Il se tenait exactement à la même place qu'au début de son voyage. Et il lui vint à cet endroit que, n'ayant ni héritier, ni bien-aimé, il était seul. Et qu'il devait être à lui-même son propre fils, son propre père, son propre compagnon. S'aimer, s'élever au statut d'un dieu qui s'appuie contre le bleu et brûle jusqu'à perdre forme.

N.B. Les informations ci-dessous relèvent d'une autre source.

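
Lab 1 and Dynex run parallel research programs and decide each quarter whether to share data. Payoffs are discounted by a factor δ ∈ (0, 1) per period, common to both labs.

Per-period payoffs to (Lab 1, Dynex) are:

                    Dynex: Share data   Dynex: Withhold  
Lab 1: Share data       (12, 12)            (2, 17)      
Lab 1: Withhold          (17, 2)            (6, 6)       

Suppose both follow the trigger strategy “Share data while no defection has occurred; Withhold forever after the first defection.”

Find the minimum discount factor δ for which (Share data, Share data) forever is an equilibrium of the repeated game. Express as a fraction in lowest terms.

One-period gain from deviating is 17 − 12 = 5. The loss is 12 − 6 = 6 in every subsequent period, with present value 6·δ/(1−δ).
Deviation is unprofitable when 6·δ/(1−δ) ≥ 5, i.e. δ/(1−δ) ≥ 5/6.
Equivalently δ ≥ 5/(5+6) = 5/11.

5/11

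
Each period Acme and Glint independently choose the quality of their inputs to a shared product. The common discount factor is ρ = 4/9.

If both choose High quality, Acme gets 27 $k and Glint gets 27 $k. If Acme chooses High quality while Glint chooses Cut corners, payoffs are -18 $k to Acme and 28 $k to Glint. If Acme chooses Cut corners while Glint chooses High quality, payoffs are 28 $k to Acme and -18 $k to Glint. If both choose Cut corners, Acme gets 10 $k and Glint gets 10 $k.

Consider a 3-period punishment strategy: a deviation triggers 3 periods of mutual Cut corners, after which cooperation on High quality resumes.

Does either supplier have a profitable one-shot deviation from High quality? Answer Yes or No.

Comparing payoff streams over the 4 periods until play realigns: cooperate → 27(1+ρ+…+ρ^3); deviate → 28 + 10(ρ+…+ρ^3).
Cooperation is sustained iff (27−10)(ρ+…+ρ^3) ≥ 28−27.
ρ+…+ρ^3 = 4/9·(1−(4/9)^3)/(1−4/9) = 0.7298, and (28−27)/(27−10) = 0.0588.
0.7298 ≥ 0.0588, so cooperation is sustainable.

No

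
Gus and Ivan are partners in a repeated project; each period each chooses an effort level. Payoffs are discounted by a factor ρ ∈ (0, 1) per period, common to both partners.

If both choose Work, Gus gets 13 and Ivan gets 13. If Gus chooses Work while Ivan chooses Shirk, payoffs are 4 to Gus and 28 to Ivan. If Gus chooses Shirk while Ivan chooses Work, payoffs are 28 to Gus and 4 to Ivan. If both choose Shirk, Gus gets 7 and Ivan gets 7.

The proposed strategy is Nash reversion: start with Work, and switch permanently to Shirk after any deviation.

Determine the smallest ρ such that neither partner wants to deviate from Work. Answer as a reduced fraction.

5/7

One-period gain from deviating is 28 − 13 = 15. The loss is 13 − 7 = 6 in every subsequent period, with present value 6·ρ/(1−ρ).
Deviation is unprofitable when 6·ρ/(1−ρ) ≥ 15, i.e. ρ/(1−ρ) ≥ 5/2.
Equivalently ρ ≥ 15/(15+6) = 5/7.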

Et d'un seul coup la complexité superbe du soi, dans sa pureté et sa vanité, lui fut révélée, brûlant jusqu'à prendre une forme qui lui était propre, une forme de savoir aussi luxuriante qu'une forêt que seule a touchée la miraculeuse frivolité de la nature.
Et la mer tournait autour de lui. Un être donné à la mer parmi des soupirs de délivrance. Et pour un bref instant il pleura le lustre ondulant de ses cheveux ; d'une tête précieuse aux boucles chéries par sa mère. Des boucles qui couleraient tout droit dans les strates des profondeurs jusqu'à ce que, le cycle achevé, il soit libre, point crucial de son propre désir.
Les manches de sa chemise blanche ondoyaient. Il appela l'écume. La pureté, dans les bras d'un enfant, est un agneau qu'on étouffe, un bonheur qu'on écrase.
Pendant un instant sublime il vit l'écume se dresser et croître, torse de nuage durcissant, piédestal que formaient les éléments. Et il ouvrit sa chemise, car il ne désirait rien tant que de s'étendre jusqu'à elle et être absorbé.
Et son sang résonnait et les oreilles lui tintaient et il fut déconcerté, et fortement agacé, de découvrir qu'il pleurait.